Volle Kanne Penne

Die nun von München bis Kiel und von Düsseldorf bis Dresden entstehenden Ganztagsschulen werden so vielfältig sein wie die Schulkonzepte der Länder

Mit Widerstand der Erziehungsfundis rechnet nun ernsthaft niemand mehr

von CHRISTIAN FÜLLER

Wird ab morgen eine Klagewelle gegen staatliche Zwangsbeschulung anrollen? Mancher befürchtet das. Denn gestern besiegelten die Kultusminister von Bund und Ländern schriftlich, mehr Ganztagsschulen in Deutschland einzurichten. Das heißt, auch in Deutschland können die Kids bald länger in der Schule bleiben. Dafür können und müssen Eltern ein Stück ihres Erziehungsrechts abgeben.

56 Prozent der Deutschen, so sagen es die Umfragen, würden es begrüßen, wenn Kinder bis Nachmittags Unterricht haben. Für den früheren sachsen-anhaltinischen Kultusminister aber wurde schon ein weniger ambitionierter Versuch zum Albtraum. Als Gerd Harms der Grundschule seines Landes feste Öffnungszeiten geben wollte, ging der Schuss – zunächst – nach hinten los.

Eine Handvoll Erziehungsfundamentalisten klagte gegen Harms. Weil der Schulminister den Eltern für weitere sechs Stunden pro Woche die Kinder entzöge und somit ihr grundgesetzliches Erziehungsrecht verletze. Die Eltern verloren zwar schließlich. Aber sie klagten sich zuvor durch alle Instanzen bis zum Bundesverfassungsgericht.

Bei dem neuen bundesweiten Programm für Ganztagsschulen kann von Zwangsbetreuung allerdings keine Rede sein. Die nun von München bis Kiel und von Düsseldorf bis Dresden entstehenden Ganztagsschulen werden so vielfältig sein wie die Schulkonzepte der Länder – und so kompliziert.

Nur in der Idealdefinition nämlich bedeutet „Schule den ganzen Tag“ die Möglichkeit, mit Schülern von 8 bis 16 Uhr einen ganz neuen Unterricht zu machen. Bildungsexperten verstehen darunter eine Mischung von klassischem Unterricht, Projektphasen, Freizeit, aktiven Pausen, Selbstlernzeiten und dem Mittagessen natürlich.
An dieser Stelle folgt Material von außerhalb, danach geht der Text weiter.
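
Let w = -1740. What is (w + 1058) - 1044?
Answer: -1726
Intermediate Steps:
(w + 1058) - 1044 = (-1740 + 1058) - 1044 = -682 - 1044 = -1726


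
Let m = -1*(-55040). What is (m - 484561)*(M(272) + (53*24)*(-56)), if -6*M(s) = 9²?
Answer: 61202876811/2 ≈ 3.0601e+10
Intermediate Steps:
M(s) = -27/2 (M(s) = -⅙*9² = -⅙*81 = -27/2)
m = 55040
(m - 484561)*(M(272) + (53*24)*(-56)) = (55040 - 484561)*(-27/2 + (53*24)*(-56)) = -429521*(-27/2 + 1272*(-56)) = -429521*(-27/2 - 71232) = -429521*(-142491/2) = 61202876811/2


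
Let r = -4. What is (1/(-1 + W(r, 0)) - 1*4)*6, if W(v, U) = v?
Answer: -126/5 ≈ -25.200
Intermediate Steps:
(1/(-1 + W(r, 0)) - 1*4)*6 = (1/(-1 - 4) - 1*4)*6 = (1/(-5) - 4)*6 = (-⅕ - 4)*6 = -21/5*6 = -126/5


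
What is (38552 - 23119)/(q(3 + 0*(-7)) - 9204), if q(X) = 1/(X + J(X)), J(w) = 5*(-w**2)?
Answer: -648186/386569 ≈ -1.6768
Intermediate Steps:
J(w) = -5*w**2
q(X) = 1/(X - 5*X**2)
(38552 - 23119)/(q(3 + 0*(-7)) - 9204) = (38552 - 23119)/(-1/((3 + 0*(-7))*(-1 + 5*(3 + 0*(-7)))) - 9204) = 15433/(-1/((3 + 0)*(-1 + 5*(3 + 0))) - 9204) = 15433/(-1/(3*(-1 + 5*3)) - 9204) = 15433/(-1*1/3/(-1 + 15) - 9204) = 15433/(-1*1/3/14 - 9204) = 15433/(-1*1/3*1/14 - 9204) = 15433/(-1/42 - 9204) = 15433/(-386569/42) = 15433*(-42/386569) = -648186/386569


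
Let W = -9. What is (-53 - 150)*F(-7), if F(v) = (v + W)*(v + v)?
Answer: -45472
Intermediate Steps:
F(v) = 2*v*(-9 + v) (F(v) = (v - 9)*(v + v) = (-9 + v)*(2*v) = 2*v*(-9 + v))
(-53 - 150)*F(-7) = (-53 - 150)*(2*(-7)*(-9 - 7)) = -406*(-7)*(-16) = -203*224 = -45472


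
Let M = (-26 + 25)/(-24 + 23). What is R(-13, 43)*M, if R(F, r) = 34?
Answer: 34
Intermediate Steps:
M = 1 (M = -1/(-1) = -1*(-1) = 1)
R(-13, 43)*M = 34*1 = 34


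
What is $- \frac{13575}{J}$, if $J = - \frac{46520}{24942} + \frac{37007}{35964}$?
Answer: $\frac{2029494374100}{125002781} \approx 16236.0$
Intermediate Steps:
$J = - \frac{125002781}{149502348}$ ($J = \left(-46520\right) \frac{1}{24942} + 37007 \cdot \frac{1}{35964} = - \frac{23260}{12471} + \frac{37007}{35964} = - \frac{125002781}{149502348} \approx -0.83613$)
$- \frac{13575}{J} = - \frac{13575}{- \frac{125002781}{149502348}} = \left(-13575\right) \left(- \frac{149502348}{125002781}\right) = \frac{2029494374100}{125002781}$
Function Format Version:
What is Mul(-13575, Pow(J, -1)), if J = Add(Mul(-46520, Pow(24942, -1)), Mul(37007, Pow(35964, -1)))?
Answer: Rational(2029494374100, 125002781) ≈ 16236.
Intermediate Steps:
J = Rational(-125002781, 149502348) (J = Add(Mul(-46520, Rational(1, 24942)), Mul(37007, Rational(1, 35964))) = Add(Rational(-23260, 12471), Rational(37007, 35964)) = Rational(-125002781, 149502348) ≈ -0.83613)
Mul(-13575, Pow(J, -1)) = Mul(-13575, Pow(Rational(-125002781, 149502348), -1)) = Mul(-13575, Rational(-149502348, 125002781)) = Rational(2029494374100, 125002781)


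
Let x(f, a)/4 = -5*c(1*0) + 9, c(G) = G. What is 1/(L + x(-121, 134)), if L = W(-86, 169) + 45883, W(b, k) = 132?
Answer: 1/46051 ≈ 2.1715e-5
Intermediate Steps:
x(f, a) = 36 (x(f, a) = 4*(-5*0 + 9) = 4*(0 + 9) = 4*9 = 36)
L = 46015 (L = 132 + 45883 = 46015)
1/(L + x(-121, 134)) = 1/(46015 + 36) = 1/46051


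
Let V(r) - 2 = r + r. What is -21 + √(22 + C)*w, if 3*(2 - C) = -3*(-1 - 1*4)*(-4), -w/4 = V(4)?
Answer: -21 - 80*√11 ≈ -286.33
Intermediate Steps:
V(r) = 2 + 2*r (V(r) = 2 + (r + r) = 2 + 2*r)
w = -40 (w = -4*(2 + 2*4) = -4*(2 + 8) = -4*10 = -40)
C = 22 (C = 2 - (-3*(-1 - 1*4))*(-4)/3 = 2 - (-3*(-1 - 4))*(-4)/3 = 2 - (-3*(-5))*(-4)/3 = 2 - 5*(-4) = 2 - ⅓*(-60) = 2 + 20 = 22)
-21 + √(22 + C)*w = -21 + √(22 + 22)*(-40) = -21 + √44*(-40) = -21 + (2*√11)*(-40) = -21 - 80*√11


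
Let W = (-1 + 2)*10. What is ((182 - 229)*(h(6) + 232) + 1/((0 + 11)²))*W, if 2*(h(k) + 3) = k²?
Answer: -14046880/121 ≈ -1.1609e+5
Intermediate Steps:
h(k) = -3 + k²/2
W = 10 (W = 1*10 = 10)
((182 - 229)*(h(6) + 232) + 1/((0 + 11)²))*W = ((182 - 229)*((-3 + (½)*6²) + 232) + 1/((0 + 11)²))*10 = (-47*((-3 + (½)*36) + 232) + 1/(11²))*10 = (-47*((-3 + 18) + 232) + 1/121)*10 = (-47*(15 + 232) + 1/121)*10 = (-47*247 + 1/121)*10 = (-11609 + 1/121)*10 = -1404688/121*10 = -14046880/121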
Das Konzept soll eine Antwort auf die Mängel der deutschen Schule sein, die in der Pisa-Studie aufgedeckt wurden. Und wäre eine pädagogisch viel versprechende Melange von Lernen und Freizeit, die bei der deutschen Normalschule zwischen acht bis eins bisher nahezu unmöglich war. Auch Bundesbildungsministerin Edelgard Bulmahn (SPD) wünscht sich einen solchen Wechsel in der Schulkultur. Jedenfalls hört sie nicht auf, das zu sagen.

In der Realität von 16 Bundesländern wird Ganztagsschule freilich immer etwas anderes sein. Das wichtigste und größte Bildungsland Nordrhein-Westfalen etwa fördert nur Grundschulen als Ganztagsschulen – und verändert sie dabei ganz grundsätzlich. Viele östliche Bundesländer werden hingegen überhaupt keine neuen Ganztagseinrichtungen bauen, sondern ihre alten renovieren.

In Hessen wiederum gilt als Ganztagsschule selbst eine Penne, die schlicht ein Nachmittagsangebot aufweist. Hessens Kultusministerin Karin Wolff (CDU) hat sich in einer Protokollnotiz ausdrücklich ausbedungen, dass auch ihre Schmalspurversion als Ganztagsschule gilt. Die amtierende Vorsitzende der Kultusministerkonferenz will so an die Bundesgelder für Ganztagsschulen heran, obwohl sie das Konzept des Bundes eigentlich nicht mag.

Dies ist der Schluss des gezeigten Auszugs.